Meer stress en ruzie in huis

Een mogelijke verklaring voor een toename van onvriendelijk gedrag kan zijn dat sommige mensen, wanneer hun serotonine wordt verhoogd, beter voor zichzelf kunnen opkomen, iets wat voor depressieve mensen moeilijk is. Wanneer men meer voor zichzelf opkomt kan dit de stemming positief beïnvloeden. Maar, een toename van onvriendelijk gedrag kan ook meer onvriendelijk gedrag bij anderen uitlokken en dat kan weer zorgen voor meer stress en ruzie. Wat de resultaten van dit onderzoek betekenen voor depressieve mensen die serotonine gebruiken is dus nog onduidelijk. De onverwachte resultaten vragen in ieder geval om nader onderzoek bij mensen met (risico op) depressie en hun partners: hoe wordt sociaal gedrag van depressieve mensen en daarmee hun omgeving beïnvloed door deze medicijnen?

Koen Hogenelst werkt als onderzoeker bij TNO, waar hij onderzoek doet naar stress op het werk en de relatie tussen voeding en (geestelijke) gezondheid. Dit artikel is gebaseerd op zijn proefschrift ‘Serotonin manipulations and social behavior: Studies in individuals at familial risk for depression’, RUG, 2016. 

Referenties:

Aan het Rot, M., Moskowitz, D. S., Pinard, G., & Young, S. N. (2006). Social behaviour and mood in everyday life: The effects of tryptophan in quarrelsome individuals. Journal of Psychiatry & Neuroscience, 31(4), 253-262.

Albert, P. R., Benkelfat, C., & Descarries, L. (2012). The neurobiology of depression–revisiting the serotonin hypothesis. I. cellular and molecular mechanisms. Philosophical Transactions of the Royal Society of London. Series B, Biological Sciences, 367(1601), 2378-2381.

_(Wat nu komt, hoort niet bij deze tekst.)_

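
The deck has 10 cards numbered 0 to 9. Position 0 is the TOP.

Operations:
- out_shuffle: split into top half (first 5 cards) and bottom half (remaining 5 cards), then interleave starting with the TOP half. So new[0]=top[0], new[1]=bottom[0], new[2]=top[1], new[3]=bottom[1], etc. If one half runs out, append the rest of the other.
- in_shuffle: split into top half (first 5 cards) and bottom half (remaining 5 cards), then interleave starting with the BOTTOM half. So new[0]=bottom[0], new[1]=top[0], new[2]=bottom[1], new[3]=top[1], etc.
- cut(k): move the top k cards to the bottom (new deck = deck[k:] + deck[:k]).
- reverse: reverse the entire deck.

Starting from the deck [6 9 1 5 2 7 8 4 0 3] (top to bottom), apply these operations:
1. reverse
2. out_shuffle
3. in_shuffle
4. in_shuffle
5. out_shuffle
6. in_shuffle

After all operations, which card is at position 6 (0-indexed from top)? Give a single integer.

After op 1 (reverse): [3 0 4 8 7 2 5 1 9 6]
After op 2 (out_shuffle): [3 2 0 5 4 1 8 9 7 6]
After op 3 (in_shuffle): [1 3 8 2 9 0 7 5 6 4]
After op 4 (in_shuffle): [0 1 7 3 5 8 6 2 4 9]
After op 5 (out_shuffle): [0 8 1 6 7 2 3 4 5 9]
After op 6 (in_shuffle): [2 0 3 8 4 1 5 6 9 7]
Position 6: card 5.

Answer: 5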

Hogenelst, K., Schoevers, R. A., & aan het Rot, M. (2015a). The effects of tryptophan on everyday interpersonal encounters and social cognitions in individuals with a family history of depression. International Journal of Neuropsychopharmacology 18(8), pyv012.

Hogenelst, K., Schoevers, R.A., Kema, I.P., Sweep, F.C., aan het Rot, M. (2015b). Empathic accuracy and oxytocin after tryptophan depletion in adults at risk for depression. Psychopharmacology, in press.

Hogenelst, K., Sarampalis, A., Leander, N.P., Müller, B.C.N., Schoevers, R.A., aan het Rot, M. (2016). The effects of acute tryptophan depletion on speech and behavioural mimicry in individuals at familial risk for depression. Journal of Psychopharmacology, in press.

Schreiter, S., Pijnenborg, G. H., & aan het Rot, M. (2013). Empathy in adults with clinical or sub-clinical depressive symptoms. Journal of Affective Disorders, 150(1), 1-16.

Segrin, C. (2000). Social skills deficits associated with depression. Clinical Psychology Review, 20(3), 379-403.